LE OPERE PRINCIPALI

Nell’attività letteraria del Verga si distinguono tre periodi; il periodo romantico patriottico, il periodo romantico passionale e il periodo verista.Al primo periodo appartengono i romanzi giovanili Amore e patria (incompiuto), I carbonari della montagna, Sulle lagune, tutti ispirati alla storia del Risorgimento e a motivi patriottici e amorosi.Al secondo periodo romantico passionale appartengono i romanzi scritti durante il soggiorno fiorentino e milanese quando il Verga viene a contatto con la cultura positivistica e con gli ambienti della Scapigliatura. Sono romanzi in cui si narrano torbide storie d’amore e di morte in ambienti aristocratici e borghesi.

Una peccatrice: è la storia dell’amore tra la contessa Narcisa e il giovane scrittore Pietro Brusio, il quale, dopo aver destato in lei una tormentosa passione, la trascura, spingendola al suicidio.

Storia di una capinera: pubblicato nel ’71 dove Verga svolge un tema che in passato aveva ispirato vari autori tra i quali Manzoni. La fanciulla Maria, costretta dalla matrigna a farsi novizia, torna per breve tempo in famiglia conoscendo la libertà e innamorandosi di Nino, il fidanzato della sorellastra. Il ritorno al convento con la definitiva assunzione dei voti scatena in lei una follia mortale. Il romanzo ha il carattere di una confessione intima, orientata verso la resa dei sentimenti e di nascoste passioni ma vi è anche la documentazione dell’inflessibile autorità familiare e del rigido cerimoniale dei conventi.

Eva: attraverso la vicenda del pittore Enrico Lanti, che conquista una danzatrice e, dopo averla lasciata, muore, si ripresenta il tema dell’amore passione che a un certo punto si esaurisce nella sazietà e nell’apatia.

Tigre reale: compare un altro contrasto doloroso, anch’esso di stampo romantico, quello tra la seduzione di una passione d’amore e l’opposto richiamo alla semplicità degli affetti familiari: il diplomatico Giorgio La Fertlita è diviso tra Nata, la contessa russa sua amante, e la moglie Erminia.

Eros: il marchese Alberto Alberti, dopo aver interrotto la sua relazione con l’amante Velleda, sposa la virtuosa e riservata Adele, ma, in seguito ad un nuovo incontro con Velleda, si rituffa nella vita dissoluta; la conclusione è il suicidio di Alberto sul letto di morte di Adele, ammalatasi per il dolore provato dopo l’abbandono del marito.

La svolta verista si ha con la novella Nedda del 1874 ed è dovuta alla scoperta dei naturalisti francesi, all’amicizia col Capuana, alla letteratura della prosa asciutta e distaccata di un giornale di bordo.

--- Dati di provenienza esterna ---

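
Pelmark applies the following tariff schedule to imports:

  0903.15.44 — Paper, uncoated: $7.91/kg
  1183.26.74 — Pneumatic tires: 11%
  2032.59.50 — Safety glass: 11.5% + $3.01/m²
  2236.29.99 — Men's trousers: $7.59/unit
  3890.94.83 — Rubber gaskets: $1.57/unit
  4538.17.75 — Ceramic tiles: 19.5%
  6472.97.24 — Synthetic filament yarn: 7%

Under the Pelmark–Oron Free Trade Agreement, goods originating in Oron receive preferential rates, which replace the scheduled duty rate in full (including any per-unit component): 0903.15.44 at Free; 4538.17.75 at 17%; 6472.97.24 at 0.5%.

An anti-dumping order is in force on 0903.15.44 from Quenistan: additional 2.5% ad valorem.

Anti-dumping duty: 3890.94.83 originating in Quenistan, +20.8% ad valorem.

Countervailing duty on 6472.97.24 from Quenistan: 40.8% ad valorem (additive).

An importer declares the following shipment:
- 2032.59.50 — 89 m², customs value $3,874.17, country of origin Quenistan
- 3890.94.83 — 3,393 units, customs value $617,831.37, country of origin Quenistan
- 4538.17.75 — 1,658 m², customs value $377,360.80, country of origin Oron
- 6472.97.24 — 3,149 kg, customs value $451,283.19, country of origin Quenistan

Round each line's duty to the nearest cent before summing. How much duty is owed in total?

Line 1 (2032.59.50, Quenistan, 89 m², $3,874.17):
Base rate for 2032.59.50 is 11.5% + $3.01/m².
Duty = $3,874.17 × 11.5% + 89 × $3.01 = $713.42.
Line 2 (3890.94.83, Quenistan, 3,393 units, $617,831.37):
Base rate for 3890.94.83 is $1.57/unit.
Additional duty on 3890.94.83 from Quenistan: +20.8% ad valorem. Applied ad valorem rate = 20.8%.
Duty = $617,831.37 × 20.8% + 3,393 × $1.57 = $133,835.93.
Line 3 (4538.17.75, Oron, 1,658 m², $377,360.80):
Base rate for 4538.17.75 is 19.5%.
Origin Oron qualifies under the Pelmark–Oron agreement and 4538.17.75 is covered: preferential rate 17% applies instead.
Duty = $377,360.80 × 17% = $64,151.34.
Line 4 (6472.97.24, Quenistan, 3,149 kg, $451,283.19):
Base rate for 6472.97.24 is 7%.
6472.97.24 has an FTA preferential rate, but origin Quenistan is not Oron; base rate stands.
Additional duty on 6472.97.24 from Quenistan: +40.8%. Applied ad valorem rate: 7% + 40.8% = 47.8%.
Duty = $451,283.19 × 47.8% = $215,713.36.
Total = $713.42 + $133,835.93 + $64,151.34 + $215,713.36 = $414,414.05.

$414,414.05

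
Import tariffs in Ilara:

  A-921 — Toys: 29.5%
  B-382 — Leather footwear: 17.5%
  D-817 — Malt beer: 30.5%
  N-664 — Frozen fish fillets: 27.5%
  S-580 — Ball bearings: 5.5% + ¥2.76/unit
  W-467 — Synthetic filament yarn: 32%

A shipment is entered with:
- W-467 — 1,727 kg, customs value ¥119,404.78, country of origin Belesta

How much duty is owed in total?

¥38,209.53

Line 1 (W-467, Belesta, 1,727 kg, ¥119,404.78):
Base rate for W-467 is 32%.
Duty = ¥119,404.78 × 32% = ¥38,209.53.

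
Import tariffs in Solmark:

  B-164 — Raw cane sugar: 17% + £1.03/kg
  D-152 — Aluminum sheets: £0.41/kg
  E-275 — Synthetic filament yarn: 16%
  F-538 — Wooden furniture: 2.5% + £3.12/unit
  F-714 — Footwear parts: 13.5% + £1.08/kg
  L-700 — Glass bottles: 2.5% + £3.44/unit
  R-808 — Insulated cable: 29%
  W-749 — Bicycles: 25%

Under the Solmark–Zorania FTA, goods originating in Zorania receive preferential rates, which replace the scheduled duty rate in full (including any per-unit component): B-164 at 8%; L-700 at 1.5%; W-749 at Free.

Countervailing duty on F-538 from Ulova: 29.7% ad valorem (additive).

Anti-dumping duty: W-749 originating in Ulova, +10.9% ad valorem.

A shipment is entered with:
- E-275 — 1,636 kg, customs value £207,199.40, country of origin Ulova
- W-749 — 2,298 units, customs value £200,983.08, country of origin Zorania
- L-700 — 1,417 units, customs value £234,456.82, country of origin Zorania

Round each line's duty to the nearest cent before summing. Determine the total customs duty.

Line 1 (E-275, Ulova, 1,636 kg, £207,199.40):
Base rate for E-275 is 16%.
Duty = £207,199.40 × 16% = £33,151.90.
Line 2 (W-749, Zorania, 2,298 units, £200,983.08):
Base rate for W-749 is 25%.
Origin Zorania qualifies under the Solmark–Zorania agreement and W-749 is covered: preferential rate Free applies instead.
The additional-duty order on W-749 targets Ulova, not Zorania; it does not apply.
Duty = £200,983.08 × 0% = £0.00.
Line 3 (L-700, Zorania, 1,417 units, £234,456.82):
Base rate for L-700 is 2.5% + £3.44/unit.
Origin Zorania qualifies under the Solmark–Zorania agreement and L-700 is covered: preferential rate 1.5% applies instead.
Duty = £234,456.82 × 1.5% = £3,516.85.
Total = £33,151.90 + £0.00 + £3,516.85 = £36,668.75.

£36,668.75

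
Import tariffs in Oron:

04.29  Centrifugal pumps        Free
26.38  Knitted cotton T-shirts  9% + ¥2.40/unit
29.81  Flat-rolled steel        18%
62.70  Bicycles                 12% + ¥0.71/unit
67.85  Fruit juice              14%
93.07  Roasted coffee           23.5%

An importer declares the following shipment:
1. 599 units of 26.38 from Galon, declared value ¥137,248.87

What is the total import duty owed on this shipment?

¥13,790.00

Line 1 (26.38, Galon, 599 units, ¥137,248.87):
Base rate for 26.38 is 9% + ¥2.40/unit.
Duty = ¥137,248.87 × 9% + 599 × ¥2.40 = ¥13,790.00.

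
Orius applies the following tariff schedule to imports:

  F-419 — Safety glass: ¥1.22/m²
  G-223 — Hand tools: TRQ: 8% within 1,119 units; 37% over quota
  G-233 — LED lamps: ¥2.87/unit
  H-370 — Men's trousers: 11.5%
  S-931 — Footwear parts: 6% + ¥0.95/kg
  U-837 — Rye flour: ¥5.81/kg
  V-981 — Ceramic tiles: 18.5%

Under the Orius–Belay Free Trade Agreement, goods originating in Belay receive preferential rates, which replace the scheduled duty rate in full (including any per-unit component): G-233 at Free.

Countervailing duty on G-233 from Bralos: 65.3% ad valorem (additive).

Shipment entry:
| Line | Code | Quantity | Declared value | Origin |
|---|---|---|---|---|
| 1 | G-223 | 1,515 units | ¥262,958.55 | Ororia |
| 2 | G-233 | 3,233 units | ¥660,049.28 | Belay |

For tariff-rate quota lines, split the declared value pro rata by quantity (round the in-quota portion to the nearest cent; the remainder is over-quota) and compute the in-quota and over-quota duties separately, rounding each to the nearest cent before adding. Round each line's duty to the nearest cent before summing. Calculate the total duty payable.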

Nedda: nella novella si narra la storia triste di Nedda che lavora come raccoglitrice di olive per curare la madre malata. Ella si innamora di un giovane, Janu, ma prima perde il suo uomo, morto per la caduta da un albero, poi la bambina nata da questa relazione. Con Nedda il Verga abbandona i personaggi passionali, evoluti e raffinati dei romanzi giovanili e ritrae la vita degli umili, che vivono rassegnati e silenziosi tra gli stenti e le fatiche; abbandona anche le complicate analisi psicologiche ed i lirismi dei primi romanzi iniziando una narrazione in un linguaggio semplice e scarno. A Nedda seguono le grandi opere d’ispirazione verista, le due raccolte di novelle Vita dei campi e Novelle rusticane e i due capolavori, i romanzi I Malavoglia e Mastro Don Gesualdo.